Das freut den Weltraumfan nach all den mageren Jahren mit wenig Aufregung. Durch die privaten Unternehmen und Stiftungen kommt auch eine völlig neues Preisbewusstsein ins Spiel. Sie rechnen mit Millionen, wo die staatlichen Raumfahrtagenturen in Milliarden dachten. Ob sich die Träume dann erfüllen, ist natürlich eine ungeklärte Frage. Nicht ohne Grund steht im Amerikanischen der Begriff "rocket science" oder "Raketenwissenschaft" für ein kompliziertes und tückisches Problem. Aber ohne eine breitere Konkurrenz und neue Ideen wird die Weltraumfahrt nicht weiterkommen. Weil es sich sonst nur die ganz reichen Nationen leisten können.

Was den politischen Beobachter stutzig macht, ist die Pioniereuphorie von USA, Russland, China & Co: Wenn solche Regierungen von Idealen reden, steckt normalerweise mehr dahinter. Bei der Raumfahrt ist der Pioniergeist immer ein guter Diener für militärische Zwecke gewesen. Mit der Trägerraketentechnik und den Space Shuttles haben die USA ihre militärische Überlegenheit im Weltraum aufgebaut und gesichert. Die Geheimdienste Russlands und der USA, später einiger weiterer Länder, lieferten sich ein Kopf-an-Kopf-Rennen um die besten Spionagesatelliten.

Jetzt soll eine neue Generation von Fahrzeugen und Raumsonden entwickelt werden. Diese Technik werden die Militärs dankbar nutzen. Wir verfolgen also gerade den Beginn eines neuen Wettrüstens.
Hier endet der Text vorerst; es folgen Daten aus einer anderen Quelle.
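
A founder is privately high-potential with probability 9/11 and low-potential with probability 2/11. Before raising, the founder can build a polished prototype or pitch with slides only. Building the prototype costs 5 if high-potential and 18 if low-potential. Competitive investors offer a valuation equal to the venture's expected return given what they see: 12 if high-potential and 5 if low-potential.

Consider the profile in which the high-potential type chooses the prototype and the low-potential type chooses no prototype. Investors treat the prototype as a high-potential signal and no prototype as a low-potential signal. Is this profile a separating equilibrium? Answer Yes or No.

Under these beliefs, the prototype earns valuation 12 and no prototype earns valuation 5.
high-potential: the prototype nets 12 − 5 = 7; no prototype nets 5. high-potential prefers the prototype.
low-potential: the prototype nets 12 − 18 = -6; no prototype nets 5. low-potential prefers no prototype.
Neither type deviates, so the separating profile is an equilibrium.

Yes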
Da es nicht mehr nur um West gegen Ost handelt wie im Kalten Krieg, sondern auch die großen Schwellenländer mitmischen, lässt sich dieses Wettrüsten auch kaum noch verhindern: Die Initiative müsste, wenn überhaupt, dann vom Vorreiter im Orbit ausgehen, den USA. Doch die US-amerikanischen Regierungen gleich welcher Couleur haben keinerlei Neigung gezeigt, ihre Pläne zur Weltraumherrschaft aufzugeben.

Es bleibt also mal wieder alles am Bürger hängen, in diesem Fall also dem Wachstum einer - mehr oder weniger weltweiten - Friedensbewegung. Sie könnte unangenehme Fragen stellen, Experten ausbilden und für Offenheit sorgen. Doch leider ist eine mächtige Friedensbewegung soweit entfernt wie eine Landung auf dem Mars.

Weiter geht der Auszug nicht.